Abstract: Large vision-language models (LVLMs) have witnessed significant progress on visual understanding tasks.
However, they often prioritize language knowledge over image information on visual reasoning tasks, incurring performance degradation.
To tackle this issue, we first identify the drawbacks of existing solutions (i.e., limited multi-modal reasoning capacities, and insufficient and irrelevant visual descriptions).
We then decompose visual reasoning process into two stages: proactive visual perception (i.e., eyesight) and textual reasoning (i.e., wisdom), and introduce a novel visual reasoning framework named ProReason.
This framework features decoupled vision-reasoning capabilities and multi-run proactive perception.
Briefly, given a multi-modal question, ProReason iterates proactive information collection and reasoning until the answer can be concluded with necessary and sufficient visual descriptions.
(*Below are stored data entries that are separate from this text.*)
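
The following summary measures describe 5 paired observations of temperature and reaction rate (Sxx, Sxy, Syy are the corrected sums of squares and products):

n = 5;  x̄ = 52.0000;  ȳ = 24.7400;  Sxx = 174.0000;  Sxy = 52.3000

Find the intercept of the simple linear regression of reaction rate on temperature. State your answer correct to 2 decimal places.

9.11

b = Sxy/Sxx = 52.3/174 = 0.300575
a = ȳ − b·x̄ = 24.74 − 0.300575·52 = 9.110115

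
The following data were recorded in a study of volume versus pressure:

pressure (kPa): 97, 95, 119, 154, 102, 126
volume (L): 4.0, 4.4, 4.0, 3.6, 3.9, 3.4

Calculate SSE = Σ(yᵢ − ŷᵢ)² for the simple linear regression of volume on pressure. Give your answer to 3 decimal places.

0.289

n = 6, Σx = 693, Σy = 23.3, Σxy = 2662.6, Σx² = 82591, Σy² = 91.09
Sxx = Σx² − (Σx)²/n = 82591 − 80041.5 = 2549.5
Sxy = Σxy − (Σx)(Σy)/n = 2662.6 − 2691.15 = -28.55
Syy = Σy² − (Σy)²/n = 91.09 − 90.481667 = 0.608333
b = Sxy/Sxx = -28.55/2549.5 = -0.011198
SSE = Syy − b·Sxy = 0.608333 − (-0.011198)·(-28.55) = 0.288623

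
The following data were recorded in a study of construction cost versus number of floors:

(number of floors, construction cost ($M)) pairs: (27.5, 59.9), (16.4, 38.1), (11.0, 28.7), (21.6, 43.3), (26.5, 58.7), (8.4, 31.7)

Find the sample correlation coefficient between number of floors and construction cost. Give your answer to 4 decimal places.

n = 6, Σx = 111.4, Σy = 260.4, Σxy = 5344.9, Σx² = 2385.58, Σy² = 12188.78
Sxx = Σx² − (Σx)²/n = 2385.58 − 2068.326667 = 317.253333
Sxy = Σxy − (Σx)(Σy)/n = 5344.9 − 4834.76 = 510.14
Syy = Σy² − (Σy)²/n = 12188.78 − 11301.36 = 887.42
r = Sxy/√(Sxx·Syy) = 510.14/√(281536.953067) = 510.14/530.600559 = 0.961439

0.9614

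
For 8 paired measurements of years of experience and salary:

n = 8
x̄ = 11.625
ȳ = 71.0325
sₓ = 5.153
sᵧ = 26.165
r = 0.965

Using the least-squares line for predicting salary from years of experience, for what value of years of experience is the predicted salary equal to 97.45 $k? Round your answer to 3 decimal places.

17.016

b = r · sᵧ/sₓ = 0.965 · 26.165/5.153 = 4.899908
a = ȳ − b·x̄ = 71.0325 − 4.899908·11.625 = 14.071072
Set a + b·x = 97.45: x = (97.45 − 14.071072) / 4.899908 = 17.016428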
Notably, the disassociation of capabilities allows seamless integration of existing large language models (LLMs) to compensate for the reasoning deficits of LVLMs.
Our extensive experiments demonstrate that ProReason outperforms both existing multi-step reasoning frameworks and passive peer methods on various benchmarks for both open-source and closed-source models.
More impressively, with the assistance of LLMs, ProReason achieves a performance improvement of up to 15% on MMMU benchmark.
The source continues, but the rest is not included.